Visualization of data is great. And sometimes it tells us something…though we don’t always know what. Slate has an interactive feature showing the rise of diabetes in America by county. Nothing too surprising.
But follow the gradient from El Paso to the Illinois-Missouri border. The differences are small across state lines, but the consistent differences along the borders really don’t make. Are there state-level policies or regulations causing this? Or, are there state-level differences in measurement? This weird pattern shows up in other CDC data I’ve seen.

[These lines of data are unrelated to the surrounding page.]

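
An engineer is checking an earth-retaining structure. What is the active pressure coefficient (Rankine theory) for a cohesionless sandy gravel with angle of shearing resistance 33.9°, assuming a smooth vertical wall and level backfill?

0.284

K_a = (1 − sin φ)/(1 + sin φ) = (1 − sin 33.9°)/(1 + sin 33.9°) = 0.2839.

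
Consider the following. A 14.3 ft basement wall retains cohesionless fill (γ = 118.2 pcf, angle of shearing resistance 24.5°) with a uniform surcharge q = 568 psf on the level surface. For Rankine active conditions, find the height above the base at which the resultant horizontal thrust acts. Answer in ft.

K_a = 0.4137.
Triangular part P₁ = ½K_aγH² = 5000 at H/3 = 4.767 ft; rectangular part P₂ = K_a q H = 3361 at H/2 = 7.150 ft.
ȳ = (P₁·4.767 + P₂·7.150)/(P₁+P₂) = 5.725 ft.

5.72 ft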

Update: I think the mystery is solved in the comments:
Very interesting. I suspect the answer has to do with the manner in which the county estimates are produced. I went to the original data source, the CDC, and then to the relevant FAQ:
There they say that the diabetes prevalence estimates come from the “CDC’s Behavioral Risk Factor Surveillance System (BRFSS) and data from the U.S. Census Bureau’s Population Estimates Program. The BRFSS is an ongoing, monthly, state-based telephone survey of the adult population. The survey provides state-specific information”
So the CDC then uses a complicated statistical procedure (“indirect model-dependent estimates” using Bayesian techniques and multilevel Poisson regression models) to go from state to county prevalence estimates. My hunch is that the state level averages thereby affect the county estimates. The FAQ in fact says “State is included as a county-level covariate. ”
This is just a guess, but I think it is quite possibly the answer. (I should note that I looked very briefly at maps of unemployment by county and did not see the same pattern; county unemployment rates have to be estimated because there is not enough data at the county level in a survey of 60000 households, but perhaps the BLS does not use state covariates.)